Further, according to the present invention, a cut groove is formed on the base,
Since the fixed end of the crystal piece is inserted into the cut groove and the crystal piece is planted, the impact resistance is extremely good, and the planting position of the crystal piece is defined by the cut groove. There is no displacement of the fixed part of the crystal piece, and a stable CI value can be obtained. Furthermore, unlike conventional structures, the space required for crystal piece supporting members such as lead terminals and support members is no longer required, making it possible to achieve ultra-miniaturization comparable to that of a tuning fork-type crystal resonator, and at the same time, it is possible to separate the base and cap from each other. This makes it possible to use the largest crystal piece for the internal volume of the holder, making it possible to apply it to high-precision wristwatches.

In addition, the manufacturing process is extremely simple compared to conventional structures, and sealing by press-fitting is also possible, and it has various advantages such as low cost and suitability for mass production, and has great industrial value. is extremely high.

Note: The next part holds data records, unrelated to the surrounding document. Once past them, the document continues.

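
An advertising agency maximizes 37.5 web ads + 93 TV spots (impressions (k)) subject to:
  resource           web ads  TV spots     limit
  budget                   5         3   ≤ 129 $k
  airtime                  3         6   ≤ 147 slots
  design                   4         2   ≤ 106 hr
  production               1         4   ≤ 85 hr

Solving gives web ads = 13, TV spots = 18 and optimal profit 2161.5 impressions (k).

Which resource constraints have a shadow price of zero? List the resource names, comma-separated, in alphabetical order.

budget, design

budget: 119/129 (slack 10)
airtime: 147/147 (binding)
design: 88/106 (slack 18)
production: 85/85 (binding)
By complementary slackness, a constraint with positive slack has shadow price 0 → budget, design.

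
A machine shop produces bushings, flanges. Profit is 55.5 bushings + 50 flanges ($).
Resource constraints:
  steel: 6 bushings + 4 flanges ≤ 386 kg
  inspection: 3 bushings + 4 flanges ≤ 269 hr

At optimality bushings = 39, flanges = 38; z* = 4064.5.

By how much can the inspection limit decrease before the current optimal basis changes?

76

Binding constraints: steel, inspection. The basis is B = [[6,4],[3,4]] with det 12.
Per unit decrease in inspection, x* moves by d = (0.3333, -0.5).
The basis stays optimal until flanges reaches 0; allowable decrease = 76 hr.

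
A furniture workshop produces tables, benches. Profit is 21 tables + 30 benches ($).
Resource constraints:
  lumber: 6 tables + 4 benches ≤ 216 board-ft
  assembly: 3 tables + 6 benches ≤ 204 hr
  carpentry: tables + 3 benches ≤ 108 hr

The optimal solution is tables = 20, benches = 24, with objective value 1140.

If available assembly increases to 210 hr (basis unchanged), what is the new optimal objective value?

Check each constraint at x*: lumber 216/216 (tight); assembly 204/204 (tight); carpentry 92/108 (slack 16).
Slack constraints have shadow price 0 (complementary slackness).
The binding rows give the dual system: 6·y_lumber + 3·y_assembly = 21 and 4·y_lumber + 6·y_assembly = 30.
Solving: y_lumber = 1.5, y_assembly = 4.
Δz = y_assembly·Δb = 4 × (6) = 24, so new z* = 1140 + 24 = 1164.

1164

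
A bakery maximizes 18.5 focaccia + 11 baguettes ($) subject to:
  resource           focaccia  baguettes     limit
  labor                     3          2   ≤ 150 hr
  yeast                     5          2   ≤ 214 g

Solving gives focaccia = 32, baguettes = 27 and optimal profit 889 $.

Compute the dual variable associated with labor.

Both labor and yeast are binding at x*.
Dual feasibility on the basic columns requires 3·y_labor + 5·y_yeast = 18.5, 2·y_labor + 2·y_yeast = 11.
Solving: y_labor = 4.5, y_yeast = 1.
Shadow price of labor = 4.5.

4.5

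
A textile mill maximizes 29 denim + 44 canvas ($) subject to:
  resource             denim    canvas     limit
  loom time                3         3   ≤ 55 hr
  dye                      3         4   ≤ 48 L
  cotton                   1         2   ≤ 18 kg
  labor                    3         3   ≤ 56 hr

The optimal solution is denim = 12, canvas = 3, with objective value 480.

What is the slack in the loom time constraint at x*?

10

loom time used = 3·12 + 3·3 = 45; slack = 55 − 45 = 10.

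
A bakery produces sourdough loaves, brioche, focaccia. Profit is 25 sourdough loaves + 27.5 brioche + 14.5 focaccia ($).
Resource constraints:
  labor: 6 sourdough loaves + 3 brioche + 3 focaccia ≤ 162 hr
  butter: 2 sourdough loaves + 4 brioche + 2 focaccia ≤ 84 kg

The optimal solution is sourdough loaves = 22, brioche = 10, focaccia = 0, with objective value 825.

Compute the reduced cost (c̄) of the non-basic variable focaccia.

Check each constraint at x*: labor 162/162 (tight); butter 84/84 (tight).
The binding rows give the dual system: 6·y_labor + 2·y_butter = 25 and 3·y_labor + 4·y_butter = 27.5.
→ y_labor = 2.5 and y_butter = 5.
Reduced cost of focaccia: c₃ − yᵀa₃ = 14.5 − (2.5·3 + 5·2) = 14.5 − 17.5 = -3.

-3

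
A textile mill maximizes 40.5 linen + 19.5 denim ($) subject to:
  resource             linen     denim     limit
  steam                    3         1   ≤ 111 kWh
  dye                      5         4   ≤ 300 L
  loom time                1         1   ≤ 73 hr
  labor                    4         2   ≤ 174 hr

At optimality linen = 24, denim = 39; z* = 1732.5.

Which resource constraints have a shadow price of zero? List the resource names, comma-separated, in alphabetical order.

dye, loom time

steam: 111/111 (binding)
dye: 276/300 (slack 24)
loom time: 63/73 (slack 10)
labor: 174/174 (binding)
By complementary slackness, a constraint with positive slack has shadow price 0 → dye, loom time.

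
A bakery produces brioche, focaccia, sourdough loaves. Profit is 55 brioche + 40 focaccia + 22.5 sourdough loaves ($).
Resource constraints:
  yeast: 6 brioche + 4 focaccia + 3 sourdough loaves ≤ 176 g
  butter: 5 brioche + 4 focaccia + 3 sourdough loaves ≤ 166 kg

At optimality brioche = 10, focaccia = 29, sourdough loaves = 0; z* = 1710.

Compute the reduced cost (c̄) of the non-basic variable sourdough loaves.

-7.5

Check each constraint at x*: yeast 176/176 (tight); butter 166/166 (tight).
Dual feasibility on the basic columns requires 6·y_yeast + 5·y_butter = 55, 4·y_yeast + 4·y_butter = 40.
Solving: y_yeast = 5, y_butter = 5.
Reduced cost of sourdough loaves: c₃ − yᵀa₃ = 22.5 − (5·3 + 5·3) = 22.5 − 30 = -7.5.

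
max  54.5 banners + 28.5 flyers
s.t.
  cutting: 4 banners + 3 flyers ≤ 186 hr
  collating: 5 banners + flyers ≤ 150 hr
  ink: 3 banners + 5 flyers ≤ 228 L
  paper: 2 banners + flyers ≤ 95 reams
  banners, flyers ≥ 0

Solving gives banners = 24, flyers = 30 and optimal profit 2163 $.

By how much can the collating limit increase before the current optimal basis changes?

82.5

Binding constraints: cutting, collating. The basis is B = [[4,3],[5,1]] with det -11.
Per unit increase in collating, x* moves by d = (0.2727, -0.3636).
The basis stays optimal until flyers reaches 0; allowable increase = 82.5 hr.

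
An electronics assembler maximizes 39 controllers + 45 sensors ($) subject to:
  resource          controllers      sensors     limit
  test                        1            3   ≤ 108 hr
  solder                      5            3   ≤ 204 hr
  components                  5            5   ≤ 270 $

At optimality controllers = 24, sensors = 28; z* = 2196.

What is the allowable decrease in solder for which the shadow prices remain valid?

Binding constraints: test, solder. The basis is B = [[1,3],[5,3]] with det -12.
Per unit decrease in solder, x* moves by d = (-0.25, 0.0833).
The basis stays optimal until controllers reaches 0; allowable decrease = 96 hr.

96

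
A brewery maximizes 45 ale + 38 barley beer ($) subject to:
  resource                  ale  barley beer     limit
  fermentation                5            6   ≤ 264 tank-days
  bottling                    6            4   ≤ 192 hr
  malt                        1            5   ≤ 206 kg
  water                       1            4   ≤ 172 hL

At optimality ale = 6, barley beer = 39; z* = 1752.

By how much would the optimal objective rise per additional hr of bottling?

5

Binding: fermentation and bottling. Non-binding: malt (5 unused), water (10 unused).
By complementary slackness, y = 0 for the non-binding constraints.
The binding rows give the dual system: 5·y_fermentation + 6·y_bottling = 45 and 6·y_fermentation + 4·y_bottling = 38.
Solving: y_fermentation = 3, y_bottling = 5.
Shadow price of bottling = 5.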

Note that the present invention is not limited to the above-described embodiments; for example, a sliding crystal piece with a different thickness from the AT-cut crystal piece may be used, and various changes can be made without departing from the gist of the present invention. be.

[Brief explanation of the drawing]

1 and 2 are cross-sectional views showing conventional support structures for rod-shaped thickness shear crystal resonators, FIG. 3 is a perspective view showing an example of rod-shaped thickness shear crystal resonator pieces, and FIG.
The figure is a perspective view showing an example of the base according to the invention, and FIG. 5 is a perspective view showing an example of the support structure of the invention. Reference numeral 7 indicates a bar-shaped thickness sliding crystal resonator piece, 10 a base, 14 a recess, and 17 a cut groove.

Claims (1)

[Claims] 1 Consisting of a rod-shaped thickness-sliding crystal resonator piece and a base having a recess in the center of the upper surface and a groove adjacent to the recess, one longitudinal end of the crystal resonator piece crosses the recess. 1. A support structure for a thickness-shear resonator, which is fixed in a cut groove and is configured so that the center portion in the width direction of the fixed end of the crystal resonator piece does not come into contact with a base and is released.